Charron sympathises with old team

Former Canada captain Al Charron has expressed his disappointment in his countrymen’s losses so far at the Rugby World Cup, but has praised the Canucks’ efforts nevertheless.

2007 is the first Rugby World Cup that the Canucks’ most capped player (76) has missed since 1991, and he knows what the winless Canadians are going through.

“It is tough for the players. I have lived it and it is tough,” Charron told the IRB.

Charron, who is part of Canada’s management team, is listed as a special ambassador but his unofficial role is to help keep the Canadians mentally sharp in the pressure-packed competition.

The Canadians led at the break in their opening game against Wales but lost 42-17. Then against Fiji in their second game, a late turnover propelled the Fijians to a 29-16 win, and the loss drove a stake through the Canucks’ hearts.

Canada play Japan next Tuesday and conclude their pool matches against Australia the following weekend.

“We could lose all four and play very well. We have lost two games and played well in two games,” said Charron, who was a member of the Canada team that lost 19-13 to France in the quarter-finals at RWC 1991.

“I would like to think we will beat Japan but I also thought we would beat Fiji by 20-plus points. My record as far as estimating wins is not going so well right now.

“Unfortunately, people will look at Canada’s record and see it is 0-2 and say it is a failure. I would not say it is a failure.

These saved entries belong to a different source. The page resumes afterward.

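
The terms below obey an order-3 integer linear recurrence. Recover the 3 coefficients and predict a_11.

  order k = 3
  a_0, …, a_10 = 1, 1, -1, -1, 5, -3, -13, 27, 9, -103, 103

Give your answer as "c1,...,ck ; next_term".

  a_3 = -1·-1 + -3·1 + 1·1 = -1
  a_4 = -1·-1 + -3·-1 + 1·1 = 5
  a_5 = -1·5 + -3·-1 + 1·-1 = -3
  a_6 = -1·-3 + -3·5 + 1·-1 = -13
  a_7 = -1·-13 + -3·-3 + 1·5 = 27
  a_8 = -1·27 + -3·-13 + 1·-3 = 9
  a_9 = -1·9 + -3·27 + 1·-13 = -103
  a_10 = -1·-103 + -3·9 + 1·27 = 103
  a_11 = -1·103 + -3·-103 + 1·9 = 215

-1,-3,1 ; 215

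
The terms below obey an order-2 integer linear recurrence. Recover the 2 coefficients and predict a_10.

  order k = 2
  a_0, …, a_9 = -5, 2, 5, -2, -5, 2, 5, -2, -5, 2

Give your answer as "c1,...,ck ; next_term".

  a_2 = 0·2 + -1·-5 = 5
  a_3 = 0·5 + -1·2 = -2
  a_4 = 0·-2 + -1·5 = -5
  a_5 = 0·-5 + -1·-2 = 2
  a_6 = 0·2 + -1·-5 = 5
  a_7 = 0·5 + -1·2 = -2
  a_8 = 0·-2 + -1·5 = -5
  a_9 = 0·-5 + -1·-2 = 2
  a_10 = 0·2 + -1·-5 = 5

0,-1 ; 5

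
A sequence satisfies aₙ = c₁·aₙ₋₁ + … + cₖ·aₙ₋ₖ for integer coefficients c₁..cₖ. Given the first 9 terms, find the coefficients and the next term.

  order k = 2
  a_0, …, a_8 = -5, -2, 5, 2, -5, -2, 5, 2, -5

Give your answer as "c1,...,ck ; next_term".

0,-1 ; -2

  a_2 = 0·-2 + -1·-5 = 5
  a_3 = 0·5 + -1·-2 = 2
  a_4 = 0·2 + -1·5 = -5
  a_5 = 0·-5 + -1·2 = -2
  a_6 = 0·-2 + -1·-5 = 5
  a_7 = 0·5 + -1·-2 = 2
  a_8 = 0·2 + -1·5 = -5
  a_9 = 0·-5 + -1·2 = -2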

“There were some missed opportunities here and there but that does not mean the guys are out there not playing hard and not doing their best.”

Charron talked about how the less-fancied teams have been the chatter of tournament and how it bodes well for international rugby that the so-called weaker teams have raised their level of play.

But though Canada is grouped among these lesser lights, Charron said moral victories were not good enough for the Canucks.

“Portugal can take a moral victory because they had points against New Zealand but our expectations are higher,” he said.

With that, Charron headed to the bus to watch the players surf and hopefully wash the losses from their minds.

“I do not know what these guys are like but losses certainly haunt me,” said Charron. “It weighs on a player. There were losses in ’99 and ’91 that still haunt me.”

Members of Canada’s rugby team have headed to the coast for a day of surfing instead of another intense training session at the World Cup on Tuesday.